W roku 2006 na aukcje trafić miał portret przedstawiający kobietę z kotem namalowany w roku 1964. Jego wartość była szacowana nawet na 35 milionów dolarów. Ostatecznie, dzieło sztuki nie trafiło na aukcję. Steve Wynn świętował nadchodzący zastrzyk gotówki ze swoimi przyjaciółmi. Obraz miał trafić do innego miliardera, Stevena Cohena. W trakcie świętowania doszło jednak do wypadku. Wynn opowiadał swoim gościom o słynnym obrazie. Najwyraźniej posługiwał się również bogatą gestykulacją, ponieważ jego łokieć trafił w dzieło sztuki przebijając płótno.
Sam inwestor uznał swój łokieć za „najbardziej niezdarny na świecie”. Portret musiał zostać starannie odrestaurowany. Jednak czy sytuacja ta była czystym, niefortunnym przypadkiem? Jeżeli tak, to z całą pewnością nie możemy użyć określenia „niefortunne”. Obraz ostatecznie został sprzedany w 2013 roku za ponad czterokrotnie wyższą kwotę – 155 milionów dolarów.
Steven Wynn ponownie zyska na przypadkowym uszkodzeniu obrazu?

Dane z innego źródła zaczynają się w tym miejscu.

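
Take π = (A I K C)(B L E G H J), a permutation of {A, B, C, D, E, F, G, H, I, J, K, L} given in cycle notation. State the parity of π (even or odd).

The cycle lengths are 6, 4, 1, 1.
A cycle of length ℓ contributes ℓ−1 transpositions, so π is a product of 5 + 3 = 8 transpositions — even.

even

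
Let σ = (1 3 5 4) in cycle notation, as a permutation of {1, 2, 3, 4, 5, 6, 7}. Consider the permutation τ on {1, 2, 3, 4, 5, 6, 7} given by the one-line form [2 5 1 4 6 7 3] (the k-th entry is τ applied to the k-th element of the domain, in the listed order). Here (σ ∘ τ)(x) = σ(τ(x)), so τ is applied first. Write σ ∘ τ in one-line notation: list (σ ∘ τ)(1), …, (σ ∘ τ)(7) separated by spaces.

Chase each element through τ then σ: 1 → 2 → 2; 2 → 5 → 4; 3 → 1 → 3; 4 → 4 → 1; 5 → 6 → 6; 6 → 7 → 7; 7 → 3 → 5.
So σ ∘ τ in one-line form is 2 4 3 1 6 7 5.

2 4 3 1 6 7 5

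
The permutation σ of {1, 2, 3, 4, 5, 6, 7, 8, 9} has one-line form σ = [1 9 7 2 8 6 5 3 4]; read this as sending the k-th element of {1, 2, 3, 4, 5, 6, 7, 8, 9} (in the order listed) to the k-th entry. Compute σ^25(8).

3

Tracing 8 → 3 → … returns to 8 after 4 steps, so 8 lies in a 4-cycle (3, 7, 5, 8).
Since the cycle has length 4, σ^25 acts on it the same as σ^1 (25 mod 4 = 1).
Advancing 1 step from 8: 8 → 3.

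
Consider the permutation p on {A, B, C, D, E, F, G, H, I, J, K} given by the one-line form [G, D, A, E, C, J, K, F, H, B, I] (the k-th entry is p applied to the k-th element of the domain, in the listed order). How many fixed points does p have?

No element satisfies p(x) = x, so there are 0 fixed points.

0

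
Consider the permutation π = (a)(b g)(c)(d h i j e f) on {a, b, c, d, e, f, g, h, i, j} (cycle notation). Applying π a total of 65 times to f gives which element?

e

f lies in the 6-cycle (d h i j e f).
Since the cycle has length 6, π^65 acts on it the same as π^5 (65 mod 6 = 5).
Stepping 5 places around the cycle: f → d → h → i → j → e.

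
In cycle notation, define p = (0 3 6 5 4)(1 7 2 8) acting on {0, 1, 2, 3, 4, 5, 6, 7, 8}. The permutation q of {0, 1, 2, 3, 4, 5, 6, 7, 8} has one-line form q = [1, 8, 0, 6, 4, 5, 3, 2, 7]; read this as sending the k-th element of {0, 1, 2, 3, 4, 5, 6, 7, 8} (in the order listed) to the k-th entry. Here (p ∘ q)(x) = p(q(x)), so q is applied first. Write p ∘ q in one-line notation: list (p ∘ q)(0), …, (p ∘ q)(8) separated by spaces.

Chase each element through q then p: 0 → 1 → 7; 1 → 8 → 1; 2 → 0 → 3; 3 → 6 → 5; 4 → 4 → 0; 5 → 5 → 4; 6 → 3 → 6; 7 → 2 → 8; 8 → 7 → 2.
Collecting the images, p ∘ q = [7 1 3 5 0 4 6 8 2].

7 1 3 5 0 4 6 8 2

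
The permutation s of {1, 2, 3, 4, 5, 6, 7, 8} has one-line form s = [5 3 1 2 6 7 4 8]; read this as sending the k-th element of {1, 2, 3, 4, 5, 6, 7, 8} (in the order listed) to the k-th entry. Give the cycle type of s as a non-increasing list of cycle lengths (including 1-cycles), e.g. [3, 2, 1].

The disjoint cycles are (1, 5, 6, 7, 4, 2, 3)(8), with lengths 7, 1 in non-increasing order.

[7, 1]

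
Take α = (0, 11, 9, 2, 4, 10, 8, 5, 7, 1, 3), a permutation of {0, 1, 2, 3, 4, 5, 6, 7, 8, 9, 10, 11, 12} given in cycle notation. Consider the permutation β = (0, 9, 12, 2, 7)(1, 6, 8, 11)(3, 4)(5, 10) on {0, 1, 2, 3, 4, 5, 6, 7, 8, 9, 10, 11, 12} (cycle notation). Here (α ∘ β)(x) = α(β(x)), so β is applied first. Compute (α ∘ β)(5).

(α ∘ β)(5) = α(β(5)). β(5) = 10, then α(10) = 8. So (α ∘ β)(5) = 8.

8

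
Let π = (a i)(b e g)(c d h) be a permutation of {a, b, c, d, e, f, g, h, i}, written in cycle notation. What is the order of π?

The cycle type of π is (3, 3, 2, 1).
The order is lcm(3, 3, 2) = 6.

6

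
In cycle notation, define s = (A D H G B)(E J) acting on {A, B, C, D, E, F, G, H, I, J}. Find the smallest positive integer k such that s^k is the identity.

The disjoint cycles have lengths 5, 2, 1, 1, 1.
The order of s is the least common multiple of its cycle lengths: lcm(5, 2) = 10.

10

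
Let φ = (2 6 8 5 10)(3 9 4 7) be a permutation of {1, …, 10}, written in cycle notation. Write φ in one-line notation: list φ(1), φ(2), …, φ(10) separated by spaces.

Each element maps to the next entry in its cycle (wrapping to the front): 1→1, 2→6, 3→9, 4→7, 5→10, 6→8, 7→3, 8→5, 9→4, 10→2.
So the one-line form is 1 6 9 7 10 8 3 5 4 2.

1 6 9 7 10 8 3 5 4 2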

15 maja na aukcje miało trafić inne dzieło sztuki w posiadaniu słynnego inwestora. Tym razem chodzi o obraz samego Pabla Picassa pod tytułem „Żeglarz” (oryg. Le Marin). Dom aukcyjny oszacował wartość tego dzieła na 70 milionów dolarów. Być może taka kwota nie do końca satysfakcjonowała Wynna. Doszło bowiem do kolejnego, nieszczęśliwego wypadku. Obraz został uszkodzony i ostatecznie nie trafił na aukcję. Dom aukcyjny nie podaje jednak stopnia uszkodzeń, a właściciel nie skomentował na razie sytuacji. Czy to zdarzenie ponownie podbije wartość dzieła?